The two go on a road trip of long hours, Austen taking up art again, drawing in the back seat or blacking out and undergoing visions — he almost kills Russell during one. Russell claims he’s taking him to the one doctor who helped his father.

But, like Nakota and Malcolm in The Cipher, Russell is an instigator and agitator. Or, as one of Koja’s dark-skinned dispensers of wisdom, Mrs. Olivia, says

You’re just a little shitkicker, that’s what you are.

And what’s he’s engineered, using information Austen babbled during one of his fits, is a reunion of Emily and Austen.

Though furious at being manipulated, Emily still has a remnant of sympathy for Austen. But it doesn’t include Austen going to Russell’s doctor, actually a bruja. Dr. Quiet turns out to be a Haitian neurologist turned witch doctor. Of all these Koja novels, Quiet’s office is her single largest incident of Catholic imagery:

Another long table, this one dressed in bright red cloth like a matador’s cape, covered, Scheherazade: Good Luck Dream Books, Magic Numbers cubes, green and purple spirit candles, some burning, some not, endless tiny bottles—” Vete de Aqui,” “Money Drawing Oil”— and square packets of powder. Hologram cards of saints, Saint Sebastian, Saint Dymphna, captured in their moment of sheerest Technicolor agony, turn the card just so and see the soul’s ascension, iridescent vapor ephemeral as holy steam.

Quiet, who also thinks Russell is worthless and just wants to be Austen “without the mess”, tests Austen. After Austen gets an unprecedented reaction from a vegetative patient of Quiet’s, a man Quiet said encountered a duende, the doctor says, “Duende is like God.”

Here, in the conclusion of the novel, explanations for the weirdness get a little sketchy even in terms of mystical metaphors.

Austen embraces Quiet’s suggestion he become a healer. “Duenda” is defined as “a quality of passion and inspiration” deriving from a Spanish phrase meaning “owner of the house”. Passion and inspiration have certainly moved back into Austen’s soul. He describes it to Emily as “a force that rides you”.

But, whether it’s healing or art, she sees it as the same old excuse, the newest manifestation of his passivity, his latest obsession:

Oh God, Austen, no wonder you’re swallowing this shit. It’s your same old rap, remember?” Narrowed eyes into the wind; cruel eyes. He felt tears in his own, it was colder by the minute now, her stare was flat as the edge of a cliff. “We had this conversation ten years ago: your art’s simultaneously at fault for everything and in the driver’s seat. You’re a driven man. It’s the same old Art 101 bullshit that I thought you grew out of. Can’t you take responsibility for anything? Ever?

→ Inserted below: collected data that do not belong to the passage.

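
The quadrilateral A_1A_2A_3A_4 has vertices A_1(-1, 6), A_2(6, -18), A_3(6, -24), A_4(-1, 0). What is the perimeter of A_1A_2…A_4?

|A_1A_2| = √((7)² + (-24)²) = √625 = 25
|A_2A_3| = √((0)² + (-6)²) = √36 = 6
|A_3A_4| = √((-7)² + (24)²) = √625 = 25
|A_4A_1| = √((0)² + (6)²) = √36 = 6
Perimeter = 25 + 6 + 25 + 6 = 62.

62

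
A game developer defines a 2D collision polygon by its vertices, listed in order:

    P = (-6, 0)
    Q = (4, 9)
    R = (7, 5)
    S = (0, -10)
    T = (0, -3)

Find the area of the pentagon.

92.5

Apply the surveyor's formula: 2A = Σ (x_i·y_{i+1} − x_{i+1}·y_i), indices taken mod 5.
P→Q: (-6)(9) − (4)(0) = -54
Q→R: (4)(5) − (7)(9) = -43
R→S: (7)(-10) − (0)(5) = -70
S→T: (0)(-3) − (0)(-10) = 0
T→P: (0)(0) − (-6)(-3) = -18
Σ = -185
Area = |Σ|/2 = 92.5.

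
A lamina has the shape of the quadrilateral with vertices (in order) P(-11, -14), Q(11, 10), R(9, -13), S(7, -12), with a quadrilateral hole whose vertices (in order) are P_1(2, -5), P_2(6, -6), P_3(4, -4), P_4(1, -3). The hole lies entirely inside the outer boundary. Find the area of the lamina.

Outer boundary:
P→Q: (-11)(10) − (11)(-14) = 44
Q→R: (11)(-13) − (9)(10) = -233
R→S: (9)(-12) − (7)(-13) = -17
S→P: (7)(-14) − (-11)(-12) = -230
Σ = -436
Area = |Σ|/2 = 218.
Hole:
Apply the surveyor's formula: 2A = Σ (x_i·y_{i+1} − x_{i+1}·y_i), indices taken mod 4.
Cross-terms: 18, 0, -8, 1  ⇒  Σ = 11
Area = |Σ|/2 = 5.5.
Net area = 218 − 5.5 = 212.5.

212.5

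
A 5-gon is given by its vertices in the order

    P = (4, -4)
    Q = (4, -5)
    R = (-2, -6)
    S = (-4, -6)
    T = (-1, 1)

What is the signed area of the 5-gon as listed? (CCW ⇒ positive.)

Apply Gauss's area formula: 2A = Σ (x_i·y_{i+1} − x_{i+1}·y_i), indices taken mod 5.
P→Q: (4)(-5) − (4)(-4) = -4
Q→R: (4)(-6) − (-2)(-5) = -34
R→S: (-2)(-6) − (-4)(-6) = -12
S→T: (-4)(1) − (-1)(-6) = -10
T→P: (-1)(-4) − (4)(1) = 0
Σ = -60
Signed area = Σ/2 = -30 (negative ⇒ clockwise traversal).

-30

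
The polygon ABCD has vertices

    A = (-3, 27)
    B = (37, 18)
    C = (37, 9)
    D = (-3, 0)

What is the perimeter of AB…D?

|AB| = √((40)² + (-9)²) = √1681 = 41
|BC| = √((0)² + (-9)²) = √81 = 9
|CD| = √((-40)² + (-9)²) = √1681 = 41
|DA| = √((0)² + (27)²) = √729 = 27
Perimeter = 41 + 9 + 41 + 27 = 118.

118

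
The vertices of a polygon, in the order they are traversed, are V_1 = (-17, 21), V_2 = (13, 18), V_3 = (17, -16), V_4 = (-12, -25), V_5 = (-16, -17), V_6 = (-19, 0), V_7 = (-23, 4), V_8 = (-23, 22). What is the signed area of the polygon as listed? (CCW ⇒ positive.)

-1414

Σ = (-579) + (-514) + (-617) + (-196) + (-323) + (-76) + (-414) + (-109) = -2828
Signed area = Σ/2 = -1414 (negative ⇒ clockwise traversal).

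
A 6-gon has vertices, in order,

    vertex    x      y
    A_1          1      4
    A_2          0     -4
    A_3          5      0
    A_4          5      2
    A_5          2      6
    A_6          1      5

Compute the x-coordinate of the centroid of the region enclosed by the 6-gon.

388/165

Apply the surveyor's formula. First the cross-terms c_i = x_i·y_{i+1} − x_{i+1}·y_i:
  -4, 20, 10, 26, 4, -1  ⇒  2A = 55, A = 27.5.
Then Σ (x_i + x_{i+1})·c_i = 388, so x̄ = 388 / (6·27.5) = 388/165.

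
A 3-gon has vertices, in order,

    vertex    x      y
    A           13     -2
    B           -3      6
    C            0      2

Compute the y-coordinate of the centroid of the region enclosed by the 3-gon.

Apply the surveyor's formula. First the cross-terms c_i = x_i·y_{i+1} − x_{i+1}·y_i:
  72, -6, -26  ⇒  2A = 40, A = 20.
Then Σ (y_i + y_{i+1})·c_i = 240, so ȳ = 240 / (6·20) = 2.

2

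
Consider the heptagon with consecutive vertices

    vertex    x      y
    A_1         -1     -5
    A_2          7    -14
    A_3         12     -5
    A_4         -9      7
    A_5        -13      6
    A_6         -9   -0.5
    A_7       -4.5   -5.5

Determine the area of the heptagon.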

But Austen doesn’t listen, perhaps can’t listen at this point in the story. The novel is told solely from Austen’s point of view, so the final tenth is a flickering set of manic scenes, outbursts of violence or painting.

The novel concludes with a epigram possibly pointing more to Koja’s inspiration for the novel than its theme. It’s from Federico Garcia Lorca (a Spanish poet we’ll hear more about in the context of a Koja short story I’ll be looking at):

The duende does not come at all unless he sees that death is possible.

The dangers of pursuing transcendence or art at all costs are here like in The Cipher. Austen isn’t just a case of obsession. The silver in Austen’s vision is

revealed at last to be far more than monster or delight, to be work itself, art’s goad, despoiler of waste, dispenser of sorrow to sorrow for a greater good.

… Silver, the color of the knife that heals.

But there’s no healing here, just the knife. Austen kills Emily in one of those blackouts before dying himself.

And it’s not Lorca who supplies the novel’s most memorable line.

It’s Koja: “Each man kills the thing he loves, for the thing he loves more.”

Yes, like The Cipher, this is love ending the worst way possible.